Boris Johnson’s hopes of getting Commons backing for his Brexit deal have hit a major stumbling block after MPs voted for an amendment which could force him to seek another delay.
In a special Saturday sitting, the Commons voted by 322 to 306, majority 16, in favour of the amendment by the former Cabinet minister Sir Oliver Letwin withholding approval until legislation to implement the deal is in place.
Sir Oliver, one of the MPs to have the Tory whip withdrawn after rebelling on Brexit, said it was an “insurance policy” intended to ensure the UK cannot “crash out” of the EU on October 31 without a deal.
Under the terms of the so-called Benn Act, if he does not have agreement on a deal on Saturday, the Prime Minister is required to seek a further extension to the Article 50 withdrawal process until the end of January.

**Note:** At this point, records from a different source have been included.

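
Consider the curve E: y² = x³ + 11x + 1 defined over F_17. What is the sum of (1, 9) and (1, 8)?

O

The two points share x = 1 and their y-coordinates satisfy 9 + 8 ≡ 0 (mod 17), so they are inverses. Their sum is O.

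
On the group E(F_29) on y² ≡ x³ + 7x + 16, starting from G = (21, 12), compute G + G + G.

Repeated addition: build up to 3G.
2G: tangent at (21, 12): λ = (3·21² + 7)/(2·12) ≡ 25/24. 24⁻¹ ≡ 23 (mod 29) since 24·23 = 552 ≡ 1, so λ ≡ 25·23 ≡ 24.
  x = λ² - 21 - 21 = 576 - 42 ≡ 12; y = λ·(21 - 12) - 12 ≡ 1. → (12, 1)
3G: (12, 1) + (21, 12). λ = (12 - 1)/(21 - 12) ≡ 11/9 mod 29. 9⁻¹ ≡ 13 (mod 29), so λ ≡ 27.
  x = λ² - 12 - 21 = 729 - 33 ≡ 0; y = λ·(12 - 0) - 1 ≡ 4. → (0, 4)

(0, 4)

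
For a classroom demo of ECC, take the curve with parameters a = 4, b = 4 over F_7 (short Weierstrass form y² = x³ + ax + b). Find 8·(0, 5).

(1, 4)

Write Q = (0, 5).
Double-and-add on 8 = (1000)₂. Start with Q = (0, 5) for the leading 1-bit.
double: tangent at (0, 5): λ = (3·0² + 4)/(2·5) ≡ 4/3. 3⁻¹ ≡ 5 (mod 7), so λ ≡ 4·5 ≡ 6.
  x = λ² - 0 - 0 = 36 - 0 ≡ 1; y = λ·(0 - 1) - 5 ≡ 3. → (1, 3)
double: tangent at (1, 3): λ = (3·1² + 4)/(2·3) ≡ 0/6. 6⁻¹ ≡ 6 (mod 7), so λ ≡ 0·6 ≡ 0.
  x = λ² - 1 - 1 = 0 - 2 ≡ 5; y = λ·(1 - 5) - 3 ≡ 4. → (5, 4)
double: tangent at (5, 4): λ = (3·5² + 4)/(2·4) ≡ 2/1. 1⁻¹ ≡ 1 (mod 7), so λ ≡ 2·1 ≡ 2.
  x = λ² - 5 - 5 = 4 - 10 ≡ 1; y = λ·(5 - 1) - 4 ≡ 4. → (1, 4)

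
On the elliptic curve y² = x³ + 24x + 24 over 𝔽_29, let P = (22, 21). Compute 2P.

(18, 16)

tangent at (22, 21): λ = (3·22² + 24)/(2·21) ≡ 26/13. 13⁻¹ ≡ 9 (mod 29) since 13·9 = 117 ≡ 1, so λ ≡ 26·9 ≡ 2.
  x = λ² - 22 - 22 = 4 - 44 ≡ 18; y = λ·(22 - 18) - 21 ≡ 16. → (18, 16)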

It is expected that the whips will now order Conservative MPs home without voting on the the main motion to approve the deal.

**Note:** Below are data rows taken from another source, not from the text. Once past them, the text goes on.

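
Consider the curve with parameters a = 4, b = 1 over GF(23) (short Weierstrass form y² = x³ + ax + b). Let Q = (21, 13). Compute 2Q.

(12, 12)

tangent at (21, 13): λ = (3·21² + 4)/(2·13) ≡ 16/3. 3⁻¹ ≡ 8 (mod 23) since 3·8 = 24 ≡ 1, so λ ≡ 16·8 ≡ 13.
  x = λ² - 21 - 21 = 169 - 42 ≡ 12; y = λ·(21 - 12) - 13 ≡ 12. → (12, 12)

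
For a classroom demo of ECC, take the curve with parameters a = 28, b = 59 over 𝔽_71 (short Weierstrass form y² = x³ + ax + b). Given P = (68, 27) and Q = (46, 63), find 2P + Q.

(68, 44)

First 2P:
Repeated addition: build up to 2P.
2P: tangent at (68, 27): λ = (3·68² + 28)/(2·27) ≡ 55/54. 54⁻¹ ≡ 25 (mod 71), so λ ≡ 55·25 ≡ 26.
  x = λ² - 68 - 68 = 676 - 136 ≡ 43; y = λ·(68 - 43) - 27 ≡ 55. → (43, 55)
2P = (43, 55).
Finally 2P + Q:
(43, 55) + (46, 63). λ = (63 - 55)/(46 - 43) ≡ 8/3 mod 71. 3⁻¹ ≡ 24 (mod 71) since 3·24 = 72 ≡ 1, so λ ≡ 50.
  x = λ² - 43 - 46 = 2500 - 89 ≡ 68; y = λ·(43 - 68) - 55 ≡ 44. → (68, 44)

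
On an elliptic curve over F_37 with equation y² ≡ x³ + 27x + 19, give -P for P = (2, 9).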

Ministers have signalled that they will press ahead with plans to table the legislation next week with a view to securing Britain’s departure by the end of the month.
In response to the result, Mr Johnson said he would not re-negotiate his deal with the EU and said he would do “all he can to get Brexit done on October 31st”.
He told the Commons: “It has been a very important debate, an exceptional moment for our country, an exceptional moment for our Parliament.
“Alas, the opportunity to have a meaningful vote has effectively been passed up because the meaningful vote has been voided of meaning.
“But I wish the House to know that I am not daunted or dismayed by this particular result and I think it probably became likely once it became obvious that the amendment from my right honourable friend, the member for West Dorset was going to remain on the order paper.
“I continue in the very strong belief that the best thing for the UK, and for the whole of Europe is for us to leave with this new deal on October 31, and to anticipate the questions that are coming from the benches opposite, I will not negotiate a delay with the EU.”
The results came at the end of a lengthy debate which began at 9.30am this morning.
It is the first weekend sitting of the UK parliament since 1982.